The Swiss mountain biker and reigning Olympic gold medalist won his eighth world title and fifth straight Saturday afternoon. His 10th world medal also broke a tie for the career record with recently retired mountain biking great Julien Absalon.

Dutchman Mathieu van der Poel, who likely would have challenged Schurter for the world title, skipped the event amid a busy racing schedule across multiple disciplines.

Schurter called it “an amazing victory” and said, “I worked hard this year towards that goal and it’s important toward next year. I know I’m still [on] top and I can battle for the gold in Tokyo.”

The 33-year-old has an Olympic medal of every color: he won a surprising bronze at the 2008 Beijing Games as a 22-year-old, then a silver in London before completing the collection in 2016 with gold in Rio.

Schurter noted earlier this week that records within reach continue to motivate him. In addition to passing former rival Absalon’s world medals total this week, he’s one World Cup win shy of Absalon’s 33 victories.

If he makes the podium in Tokyo, he’ll become the first mountain biker to win four Olympic medals (Germany’s Sabine Spitz, who plans to retire at the end of the season, also has three).

Still, Schurter said he’s driven primarily by joy.

“I still love to race and compete, and I think that’s the most important thing, that you enjoy what you do,” he said. “On one side, it’s nice to have all those records, but on the other side, every race [is] actually enough.”

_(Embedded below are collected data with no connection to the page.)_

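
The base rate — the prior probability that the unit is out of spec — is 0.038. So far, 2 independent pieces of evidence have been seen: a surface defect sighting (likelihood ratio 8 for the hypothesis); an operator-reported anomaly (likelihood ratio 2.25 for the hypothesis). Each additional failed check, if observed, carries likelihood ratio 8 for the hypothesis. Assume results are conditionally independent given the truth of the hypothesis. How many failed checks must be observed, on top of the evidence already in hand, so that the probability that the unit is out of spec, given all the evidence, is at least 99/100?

Prior odds = 0.038/0.962 = 19/481.
Combined Bayes factor of the evidence already in hand = 8 × 2.25 = 18.
Odds after that evidence = (19/481) × 18 = 342/481.
Target odds = 0.99/0.01 = 99.
Need 8ⁿ ≥ 99 ÷ (342/481) = 5291/38.
8² = 64 falls short of 5291/38 but 8³ = 512 reaches it, so n = 3.

3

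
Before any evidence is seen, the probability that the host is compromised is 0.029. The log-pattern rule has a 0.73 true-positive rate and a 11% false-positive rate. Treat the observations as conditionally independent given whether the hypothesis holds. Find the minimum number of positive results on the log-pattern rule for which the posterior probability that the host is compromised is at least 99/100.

Prior odds: 0.029 ÷ 0.971 = 29/971.
Likelihood ratio of a positive result = 0.73/0.11 = 73/11.
Target odds: 0.99 ÷ 0.01 = 99.
Need (29/971) × (73/11)ⁿ ≥ 99, i.e. (73/11)ⁿ ≥ 96129/29.
(73/11)⁴ = 28398241/14641 falls short of 96129/29 but (73/11)⁵ ≈12872.1 reaches it, so n = 5.

5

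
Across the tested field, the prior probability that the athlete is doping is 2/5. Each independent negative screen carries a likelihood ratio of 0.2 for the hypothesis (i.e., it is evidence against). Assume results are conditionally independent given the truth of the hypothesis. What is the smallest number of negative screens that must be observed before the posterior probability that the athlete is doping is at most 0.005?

Prior odds = 0.4/0.6 = 2/3.
Likelihood ratio per negative screen = 0.2.
Target odds: 0.005 ÷ 0.995 = 1/199.
Need (2/3) × 0.2ⁿ ≤ 1/199, i.e. 0.2ⁿ ≤ 3/398.
0.2³ = 0.008 is still above 3/398 but 0.2⁴ = 0.0016 is at or below it, so n = 4.

4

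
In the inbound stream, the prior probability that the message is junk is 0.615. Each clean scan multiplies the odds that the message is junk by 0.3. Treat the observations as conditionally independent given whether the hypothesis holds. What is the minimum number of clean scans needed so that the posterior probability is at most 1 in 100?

5

Prior odds: 0.615 ÷ 0.385 = 123/77.
Likelihood ratio per clean scan = 0.3.
Target odds: 0.01 ÷ 0.99 = 1/99.
Require 0.3ⁿ ≤ 1/99 ÷ (123/77) = 7/1107.
0.3⁴ = 0.0081 is still above 7/1107 but 0.3⁵ = 243/100000 is at or below it, so n = 5.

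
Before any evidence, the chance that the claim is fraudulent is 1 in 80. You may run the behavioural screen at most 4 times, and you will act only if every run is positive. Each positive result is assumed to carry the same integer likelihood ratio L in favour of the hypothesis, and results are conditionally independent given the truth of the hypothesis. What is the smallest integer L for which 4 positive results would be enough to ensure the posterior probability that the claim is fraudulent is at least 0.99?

10

Prior odds = 0.0125/0.9875 = 1/79.
Target odds = 0.99/0.01 = 99.
Need L⁴ ≥ 99 ÷ (1/79) = 7821.
9⁴ = 6561 < 7821 ≤ 10000 = 10⁴, so L = 10.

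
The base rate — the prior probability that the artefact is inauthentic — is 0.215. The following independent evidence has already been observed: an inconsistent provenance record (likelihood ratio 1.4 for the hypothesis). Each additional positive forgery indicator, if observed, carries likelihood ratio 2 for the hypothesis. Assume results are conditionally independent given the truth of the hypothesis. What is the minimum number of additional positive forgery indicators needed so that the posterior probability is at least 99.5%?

10

Prior odds = 0.215/0.785 = 43/157.
Bayes factor of the evidence already in hand = 1.4.
Odds after that evidence = (43/157) × 1.4 = 301/785.
Target odds = 0.995/0.005 = 199.
Need 2ⁿ ≥ 199 ÷ (301/785) = 156215/301.
2⁹ = 512 falls short of 156215/301 but 2¹⁰ = 1024 reaches it, so n = 10.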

Motivation has never been an issue for Schurter. He’s careful to avoid burnout, strategically mapping out a season-long schedule that might mean fewer races than his competitors. He also spends a few weeks without his bike at the end of each season to vacation with family, though he admits his rest time isn’t spent lazily.

“After three or four days, I’m thinking, ‘Maybe I’ll go for a run,’” he said.

He’s also enjoyed passing the sport on to his daughter, Lisa, who turns 4 in October.

Schurter introduced her to cycling by adding a small seat to his bike frame so she could hold the handlebars. Now, she rides on her own and is learning how to climb from an overly qualified instructor: Schurter attaches a rope to the back of his bike to tow her uphill before they ride down together.

While a few records remain on his radar, Schurter is content with what he’s already accomplished. That means less pressure and more time to enjoy the ride.

“All those goals I really wanted to achieve, I actually achieved,” he said. “So what’s coming is now just extra.”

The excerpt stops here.